И все годы, до 1917, Самгин чувствовал за собой движение московских событий.

Большевистские газеты возмущали Самгина «иронией, насмешкой, грубостью языка, прямолинейностью мысли». Но досадно было, что «их материал освещался социальной философией, которую он не в силах был оспорить».

Самгин лихорадочно рвется к тому, чтобы создать себе влиятельное положение в буржуазном обществе, но у него не хватило дарования и энергии ни для того, чтобы стать писателем, ни для того, чтобы стать лидером политической партии или министром Временного правительства. Он, как можно догадываться по черновым наброскам, был после Февральской революции послан на фронт уговаривать солдат и во время стихийного отступления раздавлен артиллерийской повозкой.
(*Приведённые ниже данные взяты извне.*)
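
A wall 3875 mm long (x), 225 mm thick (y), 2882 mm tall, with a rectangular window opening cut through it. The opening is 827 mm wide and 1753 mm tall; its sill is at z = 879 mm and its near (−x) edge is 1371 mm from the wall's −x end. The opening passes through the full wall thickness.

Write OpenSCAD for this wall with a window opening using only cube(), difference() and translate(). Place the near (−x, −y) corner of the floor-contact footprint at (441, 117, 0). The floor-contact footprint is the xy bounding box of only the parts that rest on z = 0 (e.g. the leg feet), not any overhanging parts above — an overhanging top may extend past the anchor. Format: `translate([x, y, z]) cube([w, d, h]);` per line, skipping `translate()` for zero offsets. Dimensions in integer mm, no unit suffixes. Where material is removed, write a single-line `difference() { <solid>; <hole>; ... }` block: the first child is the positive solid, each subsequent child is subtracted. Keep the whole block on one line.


difference() { translate([441, 117, 0]) cube([3875, 225, 2882]); translate([1812, 117, 879]) cube([827, 225, 1753]); }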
В самом конце романа, в Таврическом дворце, в первый день Февральской революции среди гвалта, гомона, толкотни и беспорядка сидел на полу солдат и починял пулемет.
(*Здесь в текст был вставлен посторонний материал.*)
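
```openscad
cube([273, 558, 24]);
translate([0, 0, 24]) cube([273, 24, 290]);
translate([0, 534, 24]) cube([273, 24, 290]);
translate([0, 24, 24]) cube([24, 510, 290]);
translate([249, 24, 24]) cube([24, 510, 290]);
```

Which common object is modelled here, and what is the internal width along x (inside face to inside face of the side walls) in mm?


An open box. The internal width is 225 mm.

A 273×558 base slab with four walls standing on it — an open box. The base is 273 mm wide and the walls are 24 mm thick, so the internal width is 273 − 2 × 24 = 225 mm.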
Он не обращал ни на что внимания, а усердно возился с пулеметом, держа его между ног.

Как предвестие боев за Октябрьскую социалистическую революцию здесь в третий раз дан солдат. Он сосредоточен в себе, занятый пулеметом.

Апофеоз романа, как можно судить по черновым записям, был в сценах приезда Ленина в Петроград.

Сохранились отдельные записи этой сцены: Самгин, придя на площадь у Финляндского вокзала посмотреть на приезд Ленина, стоял в толпе рабочих.

А там, вокруг броневика, тесная, как единое тело…

— Да здравствует социалистическая революция! Негромко, но так, что слышно было на всей площади.

Покачнулись.

— Ага? Слышал?

— Товарищ Ленин, мы готовы. Мы понимаем, товарищ, — верно?

— Ильич! — Просто, — подошел и говорит: — Здорово, Ильич! А?

Он как-то врос в толпу, исчез, растаял в ней, но толпа стала еще более грозной и как бы выросла.

Все, что он говорил, было очень просто и убедительно — тем более не хотелось соглашаться с ним.

Ощущение: Ленин — личный враг.

Было странно и очень досадно вспомнить, что имя этого человека гремит, что к словам его прислушиваются тысячи людей (22, 550–551).

Роман был не кончен. Огромная работа Горького, которую он взял на себя с 1928 года, отодвинула «Клима Самгина», и только иногда, говоря о своей загруженности, он вспоминал, как в письме к С. П. Подъячеву: «У меня не кончен «Самгин».